Choodechoo · 22/05/2019 20:35

After returning to work from maternity leave number 2 and having to pay nursery fees again, I've been racking my brain trying to balance finances. DP told me his income and I told him it was keeping me up all night trying to work things out in my head etc. DP then offered to pay all the nursery fees out of his own money. I was flummoxed as I couldn't see how he would be left with enough money himself at the end of each month.
I asked for his wage slip and he said he had left them in a drawer at work. A rummage later, I found them in his laptop bag... all 30 of them. It turns out that he's been earning £100 a month more than he has said in the last 2 years.
This may not sound much, but I thought we were ensuring that we each had equal spending money at the end of every month... it turns out hes been having £100 more than me. And to think I was fretting about him being left with no money!
I have told him I am upset at his dishonesty and he has gotten angry at being called out and told me that the problem is that I "need to get better job that pays more fucking money then, or work evenings and weekends, earn more money if you want more money"
I'm gutted.
I work 2 days in the week, take care of DCs whilst he works during 3 days of the week and do a bit of extra work at weekends to make ends meet when DP is at home (making and selling, that type of thing.) I do all school runs for DC1 etc. He doesn't see us as equals. I'm devastated.

Would you be?

OP posts:
Choodechoo · 22/05/2019 20:39

Or value my role as primary carer for our children it seems. He thinks I deserve less money because I earn less money. I've given him 2 beautiful children 😓

OP posts:
Choodechoo · 22/05/2019 20:41

Just to add that he is not offering to pay all the nursery fees... just the extra that we seem to be missing, which happens to be 100 a month, the same that he has been having extra to me.

OP posts:
lifebegins50 · 22/05/2019 20:46

Of course you are disappointed especially as he lied however take some time to reflect and see if you can talk to him when he is less defensive.
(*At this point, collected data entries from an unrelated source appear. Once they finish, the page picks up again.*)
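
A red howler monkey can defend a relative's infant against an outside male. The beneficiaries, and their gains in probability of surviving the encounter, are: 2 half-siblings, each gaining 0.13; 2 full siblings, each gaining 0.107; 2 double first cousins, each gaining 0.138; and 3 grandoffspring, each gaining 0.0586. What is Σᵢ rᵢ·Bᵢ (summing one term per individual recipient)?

r to a half-sibling = 1/4 (half-sibs share one parent — one path of length 2: r = (1/2)^2 = 1/4).
r to a full sibling = 0.5 (full sibs share both parents — two paths of length 2: r = 2·(1/2)^2 = 1/2).
r to a double first cousin = 1/4 (double first cousins share both grandparent pairs — four paths of length 4: r = 4·(1/2)^4 = 1/4).
r to a grandoffspring = 1/4 (two parent–offspring links: r = (1/2)^2 = 1/4).
Summing one r·B term per recipient: 2·0.25·0.13 + 2·0.5·0.107 + 2·0.25·0.138 + 3·0.25·0.0586 = 0.28495.

0.28495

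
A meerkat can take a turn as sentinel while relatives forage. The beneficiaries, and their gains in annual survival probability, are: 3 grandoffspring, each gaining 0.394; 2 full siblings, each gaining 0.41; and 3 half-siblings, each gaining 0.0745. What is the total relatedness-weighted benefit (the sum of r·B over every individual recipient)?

r to a grandoffspring = 1/4 (two parent–offspring links: r = (1/2)^2 = 1/4).
r to a full sibling = 1/2 (full sibs share both parents — two paths of length 2: r = 2·(1/2)^2 = 1/2).
r to a half-sibling = 0.25 (half-sibs share one parent — one path of length 2: r = (1/2)^2 = 1/4).
Summing one r·B term per recipient: 3·0.25·0.394 + 2·0.5·0.41 + 3·0.25·0.0745 = 0.761375.

0.761375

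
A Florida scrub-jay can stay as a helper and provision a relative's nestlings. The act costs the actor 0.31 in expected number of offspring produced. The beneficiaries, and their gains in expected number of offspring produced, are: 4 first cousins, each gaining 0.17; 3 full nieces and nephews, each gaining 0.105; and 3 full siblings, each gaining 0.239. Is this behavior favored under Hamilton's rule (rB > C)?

Yes

Hamilton's rule: the trait is favored when the sum of r·B over every recipient exceeds the actor's cost C.
r to a first cousin = 0.125 (first cousins share one grandparent pair — two paths of length 4: r = 2·(1/2)^4 = 1/8).
r to a full niece or nephew = 0.25 (full aunt/uncle↔niece/nephew: two paths of length 3 through the shared grandparent pair: r = 2·(1/2)^3 = 1/4).
r to a full sibling = 0.5 (full sibs share both parents — two paths of length 2: r = 2·(1/2)^2 = 1/2).
Summing one r·B term per recipient: 4·0.125·0.17 + 3·0.25·0.105 + 3·0.5·0.239 = 0.52225.
0.52225 > 0.31: the indirect benefit exceeds the cost.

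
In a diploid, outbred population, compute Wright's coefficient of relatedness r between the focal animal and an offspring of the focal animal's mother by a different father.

0.25

Each parent–offspring link contributes a factor of 1/2, and independent paths through distinct common ancestors add.
Half-sibs share one parent — one path of length 2: r = (1/2)^2 = 1/4.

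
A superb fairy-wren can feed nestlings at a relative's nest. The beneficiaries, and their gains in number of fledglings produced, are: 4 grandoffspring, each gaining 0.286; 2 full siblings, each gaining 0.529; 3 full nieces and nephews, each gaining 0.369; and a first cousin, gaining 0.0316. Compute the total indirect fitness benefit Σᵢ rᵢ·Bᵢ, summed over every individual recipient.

1.0957

r to a grandoffspring = 0.25 (two parent–offspring links: r = (1/2)^2 = 1/4).
r to a full sibling = 0.5 (full sibs share both parents — two paths of length 2: r = 2·(1/2)^2 = 1/2).
r to a full niece or nephew = 0.25 (full aunt/uncle↔niece/nephew: two paths of length 3 through the shared grandparent pair: r = 2·(1/2)^3 = 1/4).
r to a first cousin = 1/8 (first cousins share one grandparent pair — two paths of length 4: r = 2·(1/2)^4 = 1/8).
Summing one r·B term per recipient: 4·0.25·0.286 + 2·0.5·0.529 + 3·0.25·0.369 + 1·0.125·0.0316 = 1.0957.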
Ultimately he was prepared to pay more for fees so that is a positive. I think finances is an area of high conflict and finding a way to make it work is important. I hope when he cools down he apologises and tries to rebuild trust. I think his comments were defensive as you caught him out, rather than true beliefs but that is something to test.

OneRingToRuleThemAll · 22/05/2019 21:54

So what's yours is shared and what's his is his? You're all in with equal spending money, and he keeps £100 per month extra? I wouldn't have that.
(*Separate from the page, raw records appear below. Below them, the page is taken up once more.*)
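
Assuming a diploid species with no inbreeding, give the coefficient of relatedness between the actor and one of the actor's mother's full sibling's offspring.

0.125

Each parent–offspring link contributes a factor of 1/2, and independent paths through distinct common ancestors add.
First cousins share one grandparent pair — two paths of length 4: r = 2·(1/2)^4 = 1/8.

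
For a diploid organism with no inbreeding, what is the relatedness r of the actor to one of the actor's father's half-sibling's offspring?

0.0625

Each parent–offspring link contributes a factor of 1/2, and independent paths through distinct common ancestors add.
Half first cousins share one grandparent — one path of length 4: r = (1/2)^4 = 1/16.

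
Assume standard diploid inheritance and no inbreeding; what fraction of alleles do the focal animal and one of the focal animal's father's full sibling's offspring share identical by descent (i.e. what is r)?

0.125

Each parent–offspring link contributes a factor of 1/2, and independent paths through distinct common ancestors add.
First cousins share one grandparent pair — two paths of length 4: r = 2·(1/2)^4 = 1/8.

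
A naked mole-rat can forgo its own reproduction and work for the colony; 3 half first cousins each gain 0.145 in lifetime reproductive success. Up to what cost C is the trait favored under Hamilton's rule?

0.0271875

r to a half first cousin = 1/16 (half first cousins share one grandparent — one path of length 4: r = (1/2)^4 = 1/16).
Hamilton's rule: n·r·B > C, so the trait is favored while C < n·r·B = 3·0.0625·0.145 = 0.0271875.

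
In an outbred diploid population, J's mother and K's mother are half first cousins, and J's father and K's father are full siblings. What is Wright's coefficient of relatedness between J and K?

0.140625

Independent pedigree routes through distinct common ancestors add.
J and K are related in two ways: half second cousins through their mothers (r = 1/64) and first cousins through their fathers (r = 1/8).
r = 1/64 + 1/8 = 9/64 = 0.140625.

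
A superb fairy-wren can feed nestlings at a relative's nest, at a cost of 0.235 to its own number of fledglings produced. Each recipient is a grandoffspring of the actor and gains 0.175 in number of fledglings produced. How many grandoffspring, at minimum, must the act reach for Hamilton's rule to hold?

6

r to a grandoffspring = 1/4 (two parent–offspring links: r = (1/2)^2 = 1/4).
Hamilton's rule: n·r·B > C  ⇒  n > C/(r·B) = 0.235/(0.25·0.175) = 5.371.
The smallest integer exceeding 5.371 is 6.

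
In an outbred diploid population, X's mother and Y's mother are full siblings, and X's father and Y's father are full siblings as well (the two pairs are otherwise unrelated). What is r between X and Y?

0.25

Independent pedigree routes through distinct common ancestors add.
X and Y are related in two ways: first cousins through their mothers (r = 1/8) and first cousins through their fathers (r = 1/8) — i.e. double first cousins.
r = 1/8 + 1/8 = 1/4 = 0.25.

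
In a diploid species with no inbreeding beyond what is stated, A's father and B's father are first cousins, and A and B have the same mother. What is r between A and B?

0.28125

Wright's path rule: contributions from independent ancestry routes add.
A and B are related in two ways: second cousins through their fathers (r = 1/32) and half-sibs through their shared mother (r = 1/4).
r = 1/32 + 1/4 = 0.28125.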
YourSarcasmIsDripping · 22/05/2019 22:28

While I'm not necessarily in the all money is shared money and everyone needs to have the aame amount bla bla bla this is not ok.

The fact is he lied.
The fact is he's hidden money.
The fact is that he only offered to help when you were at breaking point.
The fact is he still lied,then lied some more to cover up the initial lies.
When confronted about all this,instead of looking at himself and his behaviour he went down the "you want more money make it" twat route.

This does not sound like a healthy,equal,respectful relationship.

Out of curiosity does he do his fair share in the house?

Malvinaa81 · 25/06/2019 20:33

When a partner lies about money, you can be 100% sure they will be lying about quite a few other things.

For you trust has been lost. It is doubtful whether you will ever really have confidence in him again, especially when the other lies start to emerge.